Immer mehr Deutsche gehen krank zur Arbeit

Die Folgen der Krise: Beschäftigte gehen immer öfter zur Arbeit, obwohl sie krank sind. Damit gefährden sie ihre eigene Gesundheit, aber auch die ihrer Kollegen.
von  Abendzeitung
Der Griff der zum Taschentuch gehört in dieser Jahreszeit schon fast zum Alltag
Der Griff der zum Taschentuch gehört in dieser Jahreszeit schon fast zum Alltag © AP

MÜNCHEN/BERLIN - Die Folgen der Krise: Beschäftigte gehen immer öfter zur Arbeit, obwohl sie krank sind. Damit gefährden sie ihre eigene Gesundheit, aber auch die ihrer Kollegen.

Wann ging es Ihnen zuletzt so: Sie fühlten sich nicht gut, eigentlich waren Sie krank – aber zur Arbeit geschleppt haben Sie sich trotzdem? Weil sonst ja zu viel liegen bleibt. Oder man Angst hat, der Job könnte wackeln, wenn man wegbleibt.

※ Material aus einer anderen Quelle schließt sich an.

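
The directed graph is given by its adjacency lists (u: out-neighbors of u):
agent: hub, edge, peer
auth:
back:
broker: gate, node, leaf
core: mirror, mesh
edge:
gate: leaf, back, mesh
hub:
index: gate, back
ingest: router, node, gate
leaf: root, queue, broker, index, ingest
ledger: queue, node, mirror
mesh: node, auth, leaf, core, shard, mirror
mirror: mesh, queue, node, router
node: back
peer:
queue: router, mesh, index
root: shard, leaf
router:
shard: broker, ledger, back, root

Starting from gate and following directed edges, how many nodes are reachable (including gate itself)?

BFS from gate visits: gate, back, leaf, mesh, broker, index, ingest, queue, root, auth, core, mirror, node, shard, router, ledger
Reachable nodes: 16 of 20 total.

16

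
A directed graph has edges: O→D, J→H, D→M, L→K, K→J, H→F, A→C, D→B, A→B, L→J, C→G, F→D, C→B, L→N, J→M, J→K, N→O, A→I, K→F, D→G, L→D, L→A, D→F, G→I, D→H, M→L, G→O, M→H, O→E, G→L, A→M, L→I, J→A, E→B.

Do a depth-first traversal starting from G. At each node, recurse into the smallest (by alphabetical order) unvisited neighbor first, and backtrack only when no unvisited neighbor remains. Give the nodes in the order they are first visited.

Visit G
G → I
G → L
L → A
A → B
A → C
A → M
M → H
H → F
F → D
L → J
J → K
L → N
N → O
O → E

G -> I -> L -> A -> B -> C -> M -> H -> F -> D -> J -> K -> N -> O -> E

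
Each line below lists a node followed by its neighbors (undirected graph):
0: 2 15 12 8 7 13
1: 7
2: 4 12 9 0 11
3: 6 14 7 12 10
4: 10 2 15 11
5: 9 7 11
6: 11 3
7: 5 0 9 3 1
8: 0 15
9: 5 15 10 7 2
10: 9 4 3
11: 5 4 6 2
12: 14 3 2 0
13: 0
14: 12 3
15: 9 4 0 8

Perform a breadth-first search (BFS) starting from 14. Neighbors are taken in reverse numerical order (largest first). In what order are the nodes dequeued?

14 -> 12 -> 3 -> 2 -> 0 -> 10 -> 7 -> 6 -> 11 -> 9 -> 4 -> 15 -> 13 -> 8 -> 5 -> 1

Visit 14; enqueue 12, 3 → queue [12, 3]
Visit 12; enqueue 2, 0 → queue [3, 2, 0]
Visit 3; enqueue 10, 7, 6 → queue [2, 0, 10, 7, 6]
Visit 2; enqueue 11, 9, 4 → queue [0, 10, 7, 6, 11, 9, 4]
Visit 0; enqueue 15, 13, 8 → queue [10, 7, 6, 11, 9, 4, 15, 13, 8]
Visit 10 → queue [7, 6, 11, 9, 4, 15, 13, 8]
Visit 7; enqueue 5, 1 → queue [6, 11, 9, 4, 15, 13, 8, 5, 1]
Visit 6 → queue [11, 9, 4, 15, 13, 8, 5, 1]
Visit 11 → queue [9, 4, 15, 13, 8, 5, 1]
Visit 9 → queue [4, 15, 13, 8, 5, 1]
Visit 4 → queue [15, 13, 8, 5, 1]
Visit 15 → queue [13, 8, 5, 1]
Visit 13 → queue [8, 5, 1]
Visit 8 → queue [5, 1]
Visit 5 → queue [1]
Visit 1 → queue []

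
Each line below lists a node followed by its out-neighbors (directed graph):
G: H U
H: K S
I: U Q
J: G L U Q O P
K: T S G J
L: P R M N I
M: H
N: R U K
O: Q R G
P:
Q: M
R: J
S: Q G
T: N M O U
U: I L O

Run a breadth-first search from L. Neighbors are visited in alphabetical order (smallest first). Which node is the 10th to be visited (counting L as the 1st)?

Visit L; enqueue I, M, N, P, R → queue [I, M, N, P, R]
Visit I; enqueue Q, U → queue [M, N, P, R, Q, U]
Visit M; enqueue H → queue [N, P, R, Q, U, H]
Visit N; enqueue K → queue [P, R, Q, U, H, K]
Visit P → queue [R, Q, U, H, K]
Visit R; enqueue J → queue [Q, U, H, K, J]
Visit Q → queue [U, H, K, J]
Visit U; enqueue O → queue [H, K, J, O]
Visit H; enqueue S → queue [K, J, O, S]
Visit K; enqueue G, T → queue [J, O, S, G, T]
Visit J → queue [O, S, G, T]
Visit O → queue [S, G, T]
Visit S → queue [G, T]
Visit G → queue [T]
Visit T → queue []

Visit order: L, I, M, N, P, R, Q, U, H, K, J, O, S, G, T

K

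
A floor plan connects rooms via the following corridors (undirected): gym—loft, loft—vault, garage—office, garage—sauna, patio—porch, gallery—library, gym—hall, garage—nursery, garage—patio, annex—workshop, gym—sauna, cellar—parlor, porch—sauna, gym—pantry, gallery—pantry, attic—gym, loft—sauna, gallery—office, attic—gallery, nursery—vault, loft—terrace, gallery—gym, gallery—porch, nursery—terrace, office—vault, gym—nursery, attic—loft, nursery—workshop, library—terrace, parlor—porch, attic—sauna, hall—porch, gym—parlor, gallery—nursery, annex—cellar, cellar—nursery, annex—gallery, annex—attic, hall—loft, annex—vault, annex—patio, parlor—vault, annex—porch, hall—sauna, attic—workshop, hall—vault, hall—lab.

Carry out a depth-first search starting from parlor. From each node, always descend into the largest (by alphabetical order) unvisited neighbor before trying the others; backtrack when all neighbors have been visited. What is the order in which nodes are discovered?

parlor → vault → office → garage → sauna → porch → patio → annex → workshop → nursery → terrace → loft → hall → lab → gym → pantry → gallery → library → attic → cellar

Visit parlor
parlor → vault
vault → office
office → garage
garage → sauna
sauna → porch
porch → patio
patio → annex
annex → workshop
workshop → nursery
nursery → terrace
terrace → loft
loft → hall
hall → lab
hall → gym
gym → pantry
pantry → gallery
gallery → library
gallery → attic
nursery → cellar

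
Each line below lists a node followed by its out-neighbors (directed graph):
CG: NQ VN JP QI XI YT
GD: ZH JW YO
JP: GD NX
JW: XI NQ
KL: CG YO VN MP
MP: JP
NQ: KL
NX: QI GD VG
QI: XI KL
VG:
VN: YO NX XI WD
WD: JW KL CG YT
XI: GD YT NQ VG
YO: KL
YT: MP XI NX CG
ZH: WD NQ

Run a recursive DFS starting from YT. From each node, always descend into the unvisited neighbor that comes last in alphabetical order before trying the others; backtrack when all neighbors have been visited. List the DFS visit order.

Visit YT
YT → XI
XI → VG
XI → NQ
NQ → KL
KL → YO
KL → VN
VN → WD
WD → JW
WD → CG
CG → QI
CG → JP
JP → NX
NX → GD
GD → ZH
KL → MP

YT → XI → VG → NQ → KL → YO → VN → WD → JW → CG → QI → JP → NX → GD → ZH → MP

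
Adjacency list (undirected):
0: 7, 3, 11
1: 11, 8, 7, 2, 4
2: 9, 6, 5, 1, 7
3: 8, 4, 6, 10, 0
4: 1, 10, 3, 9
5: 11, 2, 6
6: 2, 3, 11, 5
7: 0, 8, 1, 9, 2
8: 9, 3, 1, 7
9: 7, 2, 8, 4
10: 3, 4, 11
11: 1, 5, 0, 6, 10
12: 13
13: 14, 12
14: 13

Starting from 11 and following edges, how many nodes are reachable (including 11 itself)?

12

BFS from 11 visits: 11, 10, 6, 5, 1, 0, 4, 3, 2, 8, 7, 9
Reachable nodes: 12 of 15 total.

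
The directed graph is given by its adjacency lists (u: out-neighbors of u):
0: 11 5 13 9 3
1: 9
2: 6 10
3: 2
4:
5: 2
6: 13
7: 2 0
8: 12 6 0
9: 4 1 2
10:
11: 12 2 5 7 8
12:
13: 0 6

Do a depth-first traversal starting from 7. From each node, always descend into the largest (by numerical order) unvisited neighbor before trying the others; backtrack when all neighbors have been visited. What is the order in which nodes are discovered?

Visit 7
7 → 2
2 → 10
2 → 6
6 → 13
13 → 0
0 → 11
11 → 12
11 → 8
11 → 5
0 → 9
9 → 4
9 → 1
0 → 3

7, 2, 10, 6, 13, 0, 11, 12, 8, 5, 9, 4, 1, 3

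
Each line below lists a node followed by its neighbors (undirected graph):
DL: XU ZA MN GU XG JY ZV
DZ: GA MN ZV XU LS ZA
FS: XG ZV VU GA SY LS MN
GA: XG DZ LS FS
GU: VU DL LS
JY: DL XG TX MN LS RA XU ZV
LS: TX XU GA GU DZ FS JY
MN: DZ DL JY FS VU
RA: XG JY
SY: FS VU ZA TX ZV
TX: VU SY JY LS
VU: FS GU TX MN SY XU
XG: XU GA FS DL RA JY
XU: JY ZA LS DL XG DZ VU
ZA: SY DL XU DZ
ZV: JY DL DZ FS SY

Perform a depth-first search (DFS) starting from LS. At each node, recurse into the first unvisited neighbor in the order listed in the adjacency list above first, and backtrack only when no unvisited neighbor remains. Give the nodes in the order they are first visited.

LS → TX → VU → FS → XG → XU → JY → DL → ZA → SY → ZV → DZ → GA → MN → GU → RA

Visit LS
LS → TX
TX → VU
VU → FS
FS → XG
XG → XU
XU → JY
JY → DL
DL → ZA
ZA → SY
SY → ZV
ZV → DZ
DZ → GA
DZ → MN
DL → GU
JY → RA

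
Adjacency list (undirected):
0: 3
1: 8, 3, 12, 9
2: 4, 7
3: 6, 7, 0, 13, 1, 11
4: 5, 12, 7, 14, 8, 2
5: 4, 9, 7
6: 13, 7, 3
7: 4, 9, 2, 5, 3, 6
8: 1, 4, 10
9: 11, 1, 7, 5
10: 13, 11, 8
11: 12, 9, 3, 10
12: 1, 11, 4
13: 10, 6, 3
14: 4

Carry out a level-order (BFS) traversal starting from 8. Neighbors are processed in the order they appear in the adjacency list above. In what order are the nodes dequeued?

Visit 8; enqueue 1, 4, 10 → queue [1, 4, 10]
Visit 1; enqueue 3, 12, 9 → queue [4, 10, 3, 12, 9]
Visit 4; enqueue 5, 7, 14, 2 → queue [10, 3, 12, 9, 5, 7, 14, 2]
Visit 10; enqueue 13, 11 → queue [3, 12, 9, 5, 7, 14, 2, 13, 11]
Visit 3; enqueue 6, 0 → queue [12, 9, 5, 7, 14, 2, 13, 11, 6, 0]
Visit 12 → queue [9, 5, 7, 14, 2, 13, 11, 6, 0]
Visit 9 → queue [5, 7, 14, 2, 13, 11, 6, 0]
Visit 5 → queue [7, 14, 2, 13, 11, 6, 0]
Visit 7 → queue [14, 2, 13, 11, 6, 0]
Visit 14 → queue [2, 13, 11, 6, 0]
Visit 2 → queue [13, 11, 6, 0]
Visit 13 → queue [11, 6, 0]
Visit 11 → queue [6, 0]
Visit 6 → queue [0]
Visit 0 → queue []

8 → 1 → 4 → 10 → 3 → 12 → 9 → 5 → 7 → 14 → 2 → 13 → 11 → 6 → 0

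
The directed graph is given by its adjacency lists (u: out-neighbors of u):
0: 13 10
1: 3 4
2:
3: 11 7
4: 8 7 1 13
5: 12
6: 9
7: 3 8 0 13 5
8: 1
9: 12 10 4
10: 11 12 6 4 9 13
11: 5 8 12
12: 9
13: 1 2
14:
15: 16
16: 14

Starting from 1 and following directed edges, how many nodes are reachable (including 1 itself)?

BFS from 1 visits: 1, 3, 4, 7, 11, 8, 13, 0, 5, 12, 2, 10, 9, 6
Reachable nodes: 14 of 17 total.

14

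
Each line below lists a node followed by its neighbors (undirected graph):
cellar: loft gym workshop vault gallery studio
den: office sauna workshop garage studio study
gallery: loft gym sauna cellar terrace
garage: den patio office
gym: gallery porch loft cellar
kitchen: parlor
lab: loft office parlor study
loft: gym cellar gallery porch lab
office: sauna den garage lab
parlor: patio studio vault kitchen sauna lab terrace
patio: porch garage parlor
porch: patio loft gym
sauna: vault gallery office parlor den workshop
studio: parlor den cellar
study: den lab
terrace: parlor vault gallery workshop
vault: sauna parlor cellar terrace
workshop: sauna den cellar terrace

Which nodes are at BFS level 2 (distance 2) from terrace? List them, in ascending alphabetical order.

cellar, den, gym, kitchen, lab, loft, patio, sauna, studio

Level 0: terrace
Level 1: gallery, parlor, vault, workshop
Level 2: cellar, den, gym, kitchen, lab, loft, patio, sauna, studio
Level 3: garage, office, porch, study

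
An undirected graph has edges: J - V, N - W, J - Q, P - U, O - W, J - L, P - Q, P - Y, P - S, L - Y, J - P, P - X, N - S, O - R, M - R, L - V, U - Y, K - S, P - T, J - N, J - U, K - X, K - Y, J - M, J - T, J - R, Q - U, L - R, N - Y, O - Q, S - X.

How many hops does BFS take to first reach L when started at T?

2

Level 0: T
Level 1: J, P
Level 2: L, M, N, Q, R, S, U, V, X, Y
Level 3: K, O, W
L first appears at level 2.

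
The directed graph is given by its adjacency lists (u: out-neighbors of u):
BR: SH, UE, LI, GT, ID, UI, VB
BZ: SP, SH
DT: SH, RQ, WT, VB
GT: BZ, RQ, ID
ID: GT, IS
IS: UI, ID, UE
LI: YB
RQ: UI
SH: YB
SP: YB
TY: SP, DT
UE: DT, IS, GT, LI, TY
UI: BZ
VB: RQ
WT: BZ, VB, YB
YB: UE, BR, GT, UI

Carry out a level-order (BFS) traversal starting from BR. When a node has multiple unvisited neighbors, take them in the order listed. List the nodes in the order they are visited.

Visit BR; enqueue SH, UE, LI, GT, ID, UI, VB → queue [SH, UE, LI, GT, ID, UI, VB]
Visit SH; enqueue YB → queue [UE, LI, GT, ID, UI, VB, YB]
Visit UE; enqueue DT, IS, TY → queue [LI, GT, ID, UI, VB, YB, DT, IS, TY]
Visit LI → queue [GT, ID, UI, VB, YB, DT, IS, TY]
Visit GT; enqueue BZ, RQ → queue [ID, UI, VB, YB, DT, IS, TY, BZ, RQ]
Visit ID → queue [UI, VB, YB, DT, IS, TY, BZ, RQ]
Visit UI → queue [VB, YB, DT, IS, TY, BZ, RQ]
Visit VB → queue [YB, DT, IS, TY, BZ, RQ]
Visit YB → queue [DT, IS, TY, BZ, RQ]
Visit DT; enqueue WT → queue [IS, TY, BZ, RQ, WT]
Visit IS → queue [TY, BZ, RQ, WT]
Visit TY; enqueue SP → queue [BZ, RQ, WT, SP]
Visit BZ → queue [RQ, WT, SP]
Visit RQ → queue [WT, SP]
Visit WT → queue [SP]
Visit SP → queue []

BR, SH, UE, LI, GT, ID, UI, VB, YB, DT, IS, TY, BZ, RQ, WT, SP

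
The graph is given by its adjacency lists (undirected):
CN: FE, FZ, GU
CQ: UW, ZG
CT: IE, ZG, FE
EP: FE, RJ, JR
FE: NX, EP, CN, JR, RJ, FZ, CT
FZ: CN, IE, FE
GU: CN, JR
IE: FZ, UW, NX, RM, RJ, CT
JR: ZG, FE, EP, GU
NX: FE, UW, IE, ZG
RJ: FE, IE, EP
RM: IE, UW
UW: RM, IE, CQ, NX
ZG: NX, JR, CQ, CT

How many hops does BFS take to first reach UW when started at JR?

3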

Krank zur Arbeit – in Deutschland kommt das immer öfter vor. Eine Untersuchung des wissenschaftlichen Instituts der Ortskrankenkassen (Wido) zeigt: Mehr als zwei Drittel aller Beschäftigten sind im letzten Jahr mindestens einmal in die Firma gegangen, obwohl sie krank waren. Jeder Dritte schlug sogar den Rat seines Arztes in den Wind, zu Hause zu bleiben.

Grund dafür sind steigender Druck im Betrieb – und die Angst um den Job. So zeigt die Wido-Studie: Fast jeder Dritte Arbeitnehmer traut sich nicht, zu Hause zu bleiben, weil sonst in der Arbeit „zu viel liegen bleibt“. Jeder fünfte Beschäftigte gibt die „Angst vor Arbeitsplatzverlust“ als Grund an, jeder Zehnte fürchtet den „Ärger mit den Kollegen“.

Wer krank in die Arbeit geht, gefährdet die Kollegen

Problem dabei: Wer trotz gesundheitlicher Probleme weiter arbeitet, schadet sich langfristig selbst. „Man läuft Gefahr, Krankheiten zu verschleppen“, meint Katrin Macco vom Wido. So zeigt eine dänische Studie: Je häufiger jemand angeschlagen zur Arbeit geht, desto wahrscheinlicher und länger wird er in späteren Jahren krank.

Und: Er gefährdet damit die Kollegen. Das gilt insbesondere bei ansteckenden Krankheiten. „Bei grippalen Symptomen raten wir den Arbeitnehmern, auf jeden Fall zu Hause zu bleiben“, sagt Wolfgang Panter, Präsident des Verbands deutscher Betriebs- und Werksärzte (VDBW). Nur so könne man mögliche Infektionsketten unterbrechen – etwa bei der Schweinegrippe.

Ähnlich wie die Wido-Studie stellt auch der VDBW eine stetige Zunahme psychischer Erkrankungen im Job fest. Bei Frauen machen sie laut Wido bereits ein Zehntel aller Krankheitsfälle aus. Bei Männern hat jede 16. Krankheitschreibung mit der Psyche zu tun.

Gönnen Sie sich ausreichend Schlaf!

Auch bei den psychischen Erkrankungen spielt steigender Leistungsdruck in der Arbeit eine Rolle. „Aber er ist nicht allein verantwortlich“, meint Experte Panter. Auch familiäre Beziehungen seien zunehmend instabil. „Wenn jemand Probleme im Job hat und zuhause nicht mehr aufgefangen wird, kann das zu seelischen Krankheiten führen.“

Wichtig sei in solchen Fällen in jedem Fall der Stressabbau, meint Panter. Dazu zählten auch ganz einfache Dinge wie genug Schlaf und sportliche Betätigung.